Шрифт:
Интервал:
Закладка:
— Не смейте этого делать! — разъярился Зандер. — Тогда для Эдит Гартман будут отрезаны все пути сюда. Это значит зарезать курицу, которая несёт золотые яйца.
— В таком случае гоните деньги, — спокойно сказал Горн. — Я ещё пригожусь вам. Не сомневайтесь.
Горн перехитрил Зандера. Тому пришлось пойти на уступки. Он вытащил бумажник, произвёл очередной расчёт за истёкший месяц и просил Горна зайти через несколько дней.
При новой встрече Зандер приказал ему написать небольшую информацию в «Телеграф» о предстоящем выступлении известной актрисы Эдит Гартман в Дорнау.

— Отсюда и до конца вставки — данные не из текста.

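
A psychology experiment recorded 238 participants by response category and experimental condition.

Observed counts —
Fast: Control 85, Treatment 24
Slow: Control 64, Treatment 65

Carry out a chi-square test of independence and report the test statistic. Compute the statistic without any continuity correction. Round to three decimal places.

20.310

Row totals: 109, 129. Column totals: 149, 89. Grand total N = 238.
Expected counts (row total × column total / N):
  Fast, Control: 109×149/238 = 68.2395
  Fast, Treatment: 109×89/238 = 40.7605
  Slow, Control: 129×149/238 = 80.7605
  Slow, Treatment: 129×89/238 = 48.2395
Contributions (O − E)²/E:
  (85 − 68.2395)²/68.2395 = 4.1166
  (24 − 40.7605)²/40.7605 = 6.8918
  (64 − 80.7605)²/80.7605 = 3.4784
  (65 − 48.2395)²/48.2395 = 5.8233
χ² = 4.1166 + 6.8918 + 3.4784 + 5.8233 = 20.310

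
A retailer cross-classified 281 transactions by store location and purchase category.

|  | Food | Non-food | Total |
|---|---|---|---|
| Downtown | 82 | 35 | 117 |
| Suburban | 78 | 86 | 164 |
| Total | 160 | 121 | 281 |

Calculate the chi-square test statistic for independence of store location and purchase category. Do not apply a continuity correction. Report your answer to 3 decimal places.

Grand total N = 281.
Expected counts (row total × column total / N):
  Downtown, Food: 117×160/281 = 66.6192
  Downtown, Non-food: 117×121/281 = 50.3808
  Suburban, Food: 164×160/281 = 93.3808
  Suburban, Non-food: 164×121/281 = 70.6192
Contributions (O − E)²/E:
  (82 − 66.6192)²/66.6192 = 3.5511
  (35 − 50.3808)²/50.3808 = 4.6956
  (78 − 93.3808)²/93.3808 = 2.5334
  (86 − 70.6192)²/70.6192 = 3.3499
χ² = 3.5511 + 4.6956 + 2.5334 + 3.3499 = 14.130

14.130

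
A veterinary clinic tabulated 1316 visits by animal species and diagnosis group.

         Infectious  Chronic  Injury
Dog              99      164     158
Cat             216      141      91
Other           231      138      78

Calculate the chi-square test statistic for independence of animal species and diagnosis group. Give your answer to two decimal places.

Row totals: 421, 448, 447. Column totals: 546, 443, 327. Grand total N = 1316.
Expected counts (row total × column total / N):
  Dog, Infectious: 421×546/1316 = 174.670
  Dog, Chronic: 421×443/1316 = 141.720
  Dog, Injury: 421×327/1316 = 104.610
  Cat, Infectious: 448×546/1316 = 185.872
  Cat, Chronic: 448×443/1316 = 150.809
  Cat, Injury: 448×327/1316 = 111.319
  Other, Infectious: 447×546/1316 = 185.457
  Other, Chronic: 447×443/1316 = 150.472
  Other, Injury: 447×327/1316 = 111.071
Contributions (O − E)²/E:
  (99 − 174.670)²/174.670 = 32.7815
  (164 − 141.720)²/141.720 = 3.5027
  (158 − 104.610)²/104.610 = 27.2488
  (216 − 185.872)²/185.872 = 4.8834
  (141 − 150.809)²/150.809 = 0.6380
  (91 − 111.319)²/111.319 = 3.7088
  (231 − 185.457)²/185.457 = 11.1841
  (138 − 150.472)²/150.472 = 1.0338
  (78 − 111.071)²/111.071 = 9.8468
χ² = 32.7815 + 3.5027 + 27.2488 + 4.8834 + 0.6380 + 3.7088 + 11.1841 + 1.0338 + 9.8468 = 94.83

94.83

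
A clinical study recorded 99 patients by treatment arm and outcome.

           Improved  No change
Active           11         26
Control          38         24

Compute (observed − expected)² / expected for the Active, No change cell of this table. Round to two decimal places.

Row total (Active) = 37; column total (No change) = 50; N = 99.
Expected count E = 37 × 50 / 99 = 18.687.
Contribution = (O − E)²/E = (26 − 18.687)² / 18.687 = 2.86.

2.86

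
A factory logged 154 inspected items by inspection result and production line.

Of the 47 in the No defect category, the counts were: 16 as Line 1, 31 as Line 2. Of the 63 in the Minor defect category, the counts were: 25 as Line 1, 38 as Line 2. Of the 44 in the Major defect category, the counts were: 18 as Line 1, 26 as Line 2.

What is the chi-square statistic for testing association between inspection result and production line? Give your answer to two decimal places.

0.54

Row totals: 47, 63, 44. Column totals: 59, 95. Grand total N = 154.
Expected counts (row total × column total / N):
  No defect, Line 1: 47×59/154 = 18.006
  No defect, Line 2: 47×95/154 = 28.994
  Minor defect, Line 1: 63×59/154 = 24.136
  Minor defect, Line 2: 63×95/154 = 38.864
  Major defect, Line 1: 44×59/154 = 16.857
  Major defect, Line 2: 44×95/154 = 27.143
Contributions (O − E)²/E:
  (16 − 18.006)²/18.006 = 0.2235
  (31 − 28.994)²/28.994 = 0.1388
  (25 − 24.136)²/24.136 = 0.0309
  (38 − 38.864)²/38.864 = 0.0192
  (18 − 16.857)²/16.857 = 0.0775
  (26 − 27.143)²/27.143 = 0.0481
χ² = 0.2235 + 0.1388 + 0.0309 + 0.0192 + 0.0775 + 0.0481 = 0.54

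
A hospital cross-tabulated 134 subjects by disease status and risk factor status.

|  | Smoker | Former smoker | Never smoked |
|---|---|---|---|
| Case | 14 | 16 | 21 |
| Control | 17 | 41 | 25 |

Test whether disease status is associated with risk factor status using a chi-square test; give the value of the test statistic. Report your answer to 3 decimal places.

4.201

Row totals: 51, 83. Column totals: 31, 57, 46. Grand total N = 134.
Expected counts (row total × column total / N):
  Case, Smoker: 51×31/134 = 11.79851
  Case, Former smoker: 51×57/134 = 21.69403
  Case, Never smoked: 51×46/134 = 17.50746
  Control, Smoker: 83×31/134 = 19.20149
  Control, Former smoker: 83×57/134 = 35.30597
  Control, Never smoked: 83×46/134 = 28.49254
Contributions (O − E)²/E:
  (14 − 11.79851)²/11.79851 = 0.4108
  (16 − 21.69403)²/21.69403 = 1.4945
  (21 − 17.50746)²/17.50746 = 0.6967
  (17 − 19.20149)²/19.20149 = 0.2524
  (41 − 35.30597)²/35.30597 = 0.9183
  (25 − 28.49254)²/28.49254 = 0.4281
χ² = 0.4108 + 1.4945 + 0.6967 + 0.2524 + 0.9183 + 0.4281 = 4.201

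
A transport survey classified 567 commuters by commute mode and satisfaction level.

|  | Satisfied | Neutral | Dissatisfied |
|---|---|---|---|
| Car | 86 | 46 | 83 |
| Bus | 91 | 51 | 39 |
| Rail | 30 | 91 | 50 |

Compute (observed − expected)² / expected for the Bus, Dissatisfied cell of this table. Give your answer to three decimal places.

4.608

Row total (Bus) = 181; column total (Dissatisfied) = 172; N = 567.
Expected count E = 181 × 172 / 567 = 54.9065.
Contribution = (O − E)²/E = (39 − 54.9065)² / 54.9065 = 4.608.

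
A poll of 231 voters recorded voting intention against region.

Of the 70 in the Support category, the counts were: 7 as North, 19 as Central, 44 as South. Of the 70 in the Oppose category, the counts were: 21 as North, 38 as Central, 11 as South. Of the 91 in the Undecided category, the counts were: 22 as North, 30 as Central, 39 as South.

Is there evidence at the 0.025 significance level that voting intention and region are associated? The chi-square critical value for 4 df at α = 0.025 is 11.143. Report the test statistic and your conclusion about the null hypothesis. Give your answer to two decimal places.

33.93; reject H₀

Row totals: 70, 70, 91. Column totals: 50, 87, 94. Grand total N = 231.
Expected counts (row total × column total / N):
  Support, North: 70×50/231 = 15.152
  Support, Central: 70×87/231 = 26.364
  Support, South: 70×94/231 = 28.485
  Oppose, North: 70×50/231 = 15.152
  Oppose, Central: 70×87/231 = 26.364
  Oppose, South: 70×94/231 = 28.485
  Undecided, North: 91×50/231 = 19.697
  Undecided, Central: 91×87/231 = 34.273
  Undecided, South: 91×94/231 = 37.030
Contributions (O − E)²/E:
  (7 − 15.152)²/15.152 = 4.3859
  (19 − 26.364)²/26.364 = 2.0569
  (44 − 28.485)²/28.485 = 8.4506
  (21 − 15.152)²/15.152 = 2.2571
  (38 − 26.364)²/26.364 = 5.1357
  (11 − 28.485)²/28.485 = 10.7328
  (22 − 19.697)²/19.697 = 0.2693
  (30 − 34.273)²/34.273 = 0.5327
  (39 − 37.030)²/37.030 = 0.1048
χ² = 4.3859 + 2.0569 + 8.4506 + 2.2571 + 5.1357 + 10.7328 + 0.2693 + 0.5327 + 0.1048 = 33.93
df = (3−1)(3−1) = 4. Since 33.93 > 11.143, reject the null hypothesis of independence at α = 0.025.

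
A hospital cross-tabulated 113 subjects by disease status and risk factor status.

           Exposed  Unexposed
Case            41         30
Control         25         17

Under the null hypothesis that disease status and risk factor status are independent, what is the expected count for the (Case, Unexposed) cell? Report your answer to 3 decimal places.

Row total (Case) = 71; column total (Unexposed) = 47; grand total N = 113.
Expected count = (row total × column total) / N = 71 × 47 / 113 = 29.531.

29.531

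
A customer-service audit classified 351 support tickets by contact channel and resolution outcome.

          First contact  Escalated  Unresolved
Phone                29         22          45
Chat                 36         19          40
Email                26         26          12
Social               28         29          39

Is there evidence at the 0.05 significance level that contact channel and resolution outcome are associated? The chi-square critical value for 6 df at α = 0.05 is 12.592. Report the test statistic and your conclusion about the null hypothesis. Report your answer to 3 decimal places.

17.904; reject H₀

Row totals: 96, 95, 64, 96. Column totals: 119, 96, 136. Grand total N = 351.
Expected counts (row total × column total / N):
  Phone, First contact: 96×119/351 = 32.5470
  Phone, Escalated: 96×96/351 = 26.2564
  Phone, Unresolved: 96×136/351 = 37.1966
  Chat, First contact: 95×119/351 = 32.2080
  Chat, Escalated: 95×96/351 = 25.9829
  Chat, Unresolved: 95×136/351 = 36.8091
  Email, First contact: 64×119/351 = 21.6980
  Email, Escalated: 64×96/351 = 17.5043
  Email, Unresolved: 64×136/351 = 24.7977
  Social, First contact: 96×119/351 = 32.5470
  Social, Escalated: 96×96/351 = 26.2564
  Social, Unresolved: 96×136/351 = 37.1966
Contributions (O − E)²/E:
  (29 − 32.5470)²/32.5470 = 0.3866
  (22 − 26.2564)²/26.2564 = 0.6900
  (45 − 37.1966)²/37.1966 = 1.6371
  (36 − 32.2080)²/32.2080 = 0.4465
  (19 − 25.9829)²/25.9829 = 1.8767
  (40 − 36.8091)²/36.8091 = 0.2766
  (26 − 21.6980)²/21.6980 = 0.8529
  (26 − 17.5043)²/17.5043 = 4.1234
  (12 − 24.7977)²/24.7977 = 6.6047
  (28 − 32.5470)²/32.5470 = 0.6352
  (29 − 26.2564)²/26.2564 = 0.2867
  (39 − 37.1966)²/37.1966 = 0.0874
χ² = 0.3866 + 0.6900 + 1.6371 + 0.4465 + 1.8767 + 0.2766 + 0.8529 + 4.1234 + 6.6047 + 0.6352 + 0.2867 + 0.0874 = 17.904
df = (4−1)(3−1) = 6. Since 17.904 > 12.592, reject the null hypothesis of independence at α = 0.05.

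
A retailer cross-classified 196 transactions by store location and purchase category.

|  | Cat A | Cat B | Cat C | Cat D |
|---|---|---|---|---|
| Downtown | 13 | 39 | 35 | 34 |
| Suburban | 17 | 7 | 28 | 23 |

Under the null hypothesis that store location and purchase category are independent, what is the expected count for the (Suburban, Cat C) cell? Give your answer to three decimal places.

24.107

Row total (Suburban) = 75; column total (Cat C) = 63; grand total N = 196.
Expected count = (row total × column total) / N = 75 × 63 / 196 = 24.107.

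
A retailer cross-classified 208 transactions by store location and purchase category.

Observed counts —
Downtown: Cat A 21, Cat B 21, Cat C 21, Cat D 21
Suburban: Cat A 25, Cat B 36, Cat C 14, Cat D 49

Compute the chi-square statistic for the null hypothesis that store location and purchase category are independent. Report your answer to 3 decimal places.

9.556

Row totals: 84, 124. Column totals: 46, 57, 35, 70. Grand total N = 208.
Expected counts (row total × column total / N):
  Downtown, Cat A: 84×46/208 = 18.5769
  Downtown, Cat B: 84×57/208 = 23.0192
  Downtown, Cat C: 84×35/208 = 14.1346
  Downtown, Cat D: 84×70/208 = 28.2692
  Suburban, Cat A: 124×46/208 = 27.4231
  Suburban, Cat B: 124×57/208 = 33.9808
  Suburban, Cat C: 124×35/208 = 20.8654
  Suburban, Cat D: 124×70/208 = 41.7308
Contributions (O − E)²/E:
  (21 − 18.5769)²/18.5769 = 0.3161
  (21 − 23.0192)²/23.0192 = 0.1771
  (21 − 14.1346)²/14.1346 = 3.3346
  (21 − 28.2692)²/28.2692 = 1.8692
  (25 − 27.4231)²/27.4231 = 0.2141
  (36 − 33.9808)²/33.9808 = 0.1200
  (14 − 20.8654)²/20.8654 = 2.2589
  (49 − 41.7308)²/41.7308 = 1.2662
χ² = 0.3161 + 0.1771 + 3.3346 + 1.8692 + 0.2141 + 0.1200 + 2.2589 + 1.2662 = 9.556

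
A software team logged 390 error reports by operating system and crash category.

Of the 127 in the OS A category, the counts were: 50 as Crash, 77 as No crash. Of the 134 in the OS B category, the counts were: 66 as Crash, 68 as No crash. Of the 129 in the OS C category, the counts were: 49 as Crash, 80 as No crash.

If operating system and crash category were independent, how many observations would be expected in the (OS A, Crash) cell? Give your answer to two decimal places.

53.73

Row total (OS A) = 127; column total (Crash) = 165; grand total N = 390.
Expected count = (row total × column total) / N = 127 × 165 / 390 = 53.73.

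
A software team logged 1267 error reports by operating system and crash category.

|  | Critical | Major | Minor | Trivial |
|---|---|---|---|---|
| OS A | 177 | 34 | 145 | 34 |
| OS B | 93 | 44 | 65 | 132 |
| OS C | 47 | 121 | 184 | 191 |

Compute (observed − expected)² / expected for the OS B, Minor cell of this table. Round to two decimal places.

Row total (OS B) = 334; column total (Minor) = 394; N = 1267.
Expected count E = 334 × 394 / 1267 = 103.8642.
Contribution = (O − E)²/E = (65 − 103.8642)² / 103.8642 = 14.54.

14.54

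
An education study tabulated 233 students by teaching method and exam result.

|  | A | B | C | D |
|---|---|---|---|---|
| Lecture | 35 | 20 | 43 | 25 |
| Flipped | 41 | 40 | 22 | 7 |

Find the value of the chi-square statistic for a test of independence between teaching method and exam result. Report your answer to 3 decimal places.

23.397

Row totals: 123, 110. Column totals: 76, 60, 65, 32. Grand total N = 233.
Expected counts (row total × column total / N):
  Lecture, A: 123×76/233 = 40.1202
  Lecture, B: 123×60/233 = 31.6738
  Lecture, C: 123×65/233 = 34.3133
  Lecture, D: 123×32/233 = 16.8927
  Flipped, A: 110×76/233 = 35.8798
  Flipped, B: 110×60/233 = 28.3262
  Flipped, C: 110×65/233 = 30.6867
  Flipped, D: 110×32/233 = 15.1073
Contributions (O − E)²/E:
  (35 − 40.1202)²/40.1202 = 0.6534
  (20 − 31.6738)²/31.6738 = 4.3025
  (43 − 34.3133)²/34.3133 = 2.1991
  (25 − 16.8927)²/16.8927 = 3.8909
  (41 − 35.8798)²/35.8798 = 0.7307
  (40 − 28.3262)²/28.3262 = 4.8110
  (22 − 30.6867)²/30.6867 = 2.4590
  (7 − 15.1073)²/15.1073 = 4.3508
χ² = 0.6534 + 4.3025 + 2.1991 + 3.8909 + 0.7307 + 4.8110 + 2.4590 + 4.3508 = 23.397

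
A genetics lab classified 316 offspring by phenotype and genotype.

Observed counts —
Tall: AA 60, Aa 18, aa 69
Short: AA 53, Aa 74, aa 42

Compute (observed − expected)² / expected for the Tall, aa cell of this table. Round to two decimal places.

5.84

Row total (Tall) = 147; column total (aa) = 111; N = 316.
Expected count E = 147 × 111 / 316 = 51.636.
Contribution = (O − E)²/E = (69 − 51.636)² / 51.636 = 5.84.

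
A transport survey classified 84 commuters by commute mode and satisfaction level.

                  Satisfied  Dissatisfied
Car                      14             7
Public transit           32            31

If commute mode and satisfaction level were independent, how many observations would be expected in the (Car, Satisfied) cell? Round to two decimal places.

Row total (Car) = 21; column total (Satisfied) = 46; grand total N = 84.
Expected count = (row total × column total) / N = 21 × 46 / 84 = 11.50.

11.50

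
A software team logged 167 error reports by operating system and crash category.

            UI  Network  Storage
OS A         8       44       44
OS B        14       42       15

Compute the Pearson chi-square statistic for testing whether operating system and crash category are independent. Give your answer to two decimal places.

Row totals: 96, 71. Column totals: 22, 86, 59. Grand total N = 167.
Expected counts (row total × column total / N):
  OS A, UI: 96×22/167 = 12.647
  OS A, Network: 96×86/167 = 49.437
  OS A, Storage: 96×59/167 = 33.916
  OS B, UI: 71×22/167 = 9.353
  OS B, Network: 71×86/167 = 36.563
  OS B, Storage: 71×59/167 = 25.084
Contributions (O − E)²/E:
  (8 − 12.647)²/12.647 = 1.7075
  (44 − 49.437)²/49.437 = 0.5980
  (44 − 33.916)²/33.916 = 2.9982
  (14 − 9.353)²/9.353 = 2.3088
  (42 − 36.563)²/36.563 = 0.8085
  (15 − 25.084)²/25.084 = 4.0539
χ² = 1.7075 + 0.5980 + 2.9982 + 2.3088 + 0.8085 + 4.0539 = 12.47

12.47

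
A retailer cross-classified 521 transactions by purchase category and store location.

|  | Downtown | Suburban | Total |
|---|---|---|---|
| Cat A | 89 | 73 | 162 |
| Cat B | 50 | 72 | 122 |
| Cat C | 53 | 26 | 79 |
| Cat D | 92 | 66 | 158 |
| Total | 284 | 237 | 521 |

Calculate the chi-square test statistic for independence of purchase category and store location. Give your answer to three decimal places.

14.935

Grand total N = 521.
Expected counts (row total × column total / N):
  Cat A, Downtown: 162×284/521 = 88.30710
  Cat A, Suburban: 162×237/521 = 73.69290
  Cat B, Downtown: 122×284/521 = 66.50288
  Cat B, Suburban: 122×237/521 = 55.49712
  Cat C, Downtown: 79×284/521 = 43.06334
  Cat C, Suburban: 79×237/521 = 35.93666
  Cat D, Downtown: 158×284/521 = 86.12668
  Cat D, Suburban: 158×237/521 = 71.87332
Contributions (O − E)²/E:
  (89 − 88.30710)²/88.30710 = 0.0054
  (73 − 73.69290)²/73.69290 = 0.0065
  (50 − 66.50288)²/66.50288 = 4.0952
  (72 − 55.49712)²/55.49712 = 4.9074
  (53 − 43.06334)²/43.06334 = 2.2928
  (26 − 35.93666)²/35.93666 = 2.7475
  (92 − 86.12668)²/86.12668 = 0.4005
  (66 − 71.87332)²/71.87332 = 0.4800
χ² = 0.0054 + 0.0065 + 4.0952 + 4.9074 + 2.2928 + 2.7475 + 0.4005 + 0.4800 = 14.935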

— Для чего это? — не понял Горн.
— Не ваше дело, пишите! — приказал Зандер.
Горн послушно написал.
— Эх вы, не догадываетесь! — сказал Зандер, когда статейка была готова. — Мы дадим эту информацию, ещё раз напомним читателям об актрисе, а потом поместим сообщение, что она отказалась играть в советской пьесе и тем искупила свои грехи. Это произведёт большой эффект.
— Но Эдит Гартман не отказалась, — заметил Горн.
— Святая простота! — снисходительно похлопал его по плечу штурмбанфюрер. — Она откажется. Уж я сам об этом позабочусь.
И он отпустил Горна.
Долго обдумывал Зандер детали своей поездки в Дорнау. Плохо, конечно, что приходится ехать самому. Но американский капитан одобрил его намерения: это могло и вправду неплохо прозвучать — сообщение о бегстве известной актрисы Эдит Гартман к американцам.
Курт Зандер принял все меры предосторожности. Ни один человек не мог бы узнать его, когда в день премьеры он снова появился на улицах Дорнау.
ГЛАВА ПЯТИДЕСЯТАЯ
Для Эдит Гартман этот день был днём великих испытаний. Она знала, пьеса поставлена интересно, спектакль безусловно будет иметь успех, и всё-таки не могла избавиться от тревожного чувства.
Бегство Зигфрида Горна, а следовательно, и признание им своих козней показалось Эдит знаменательным. Вокруг ходило значительно больше врагов, чем ей раньше казалось. Правда, и друзей с каждым днём становилось всё больше.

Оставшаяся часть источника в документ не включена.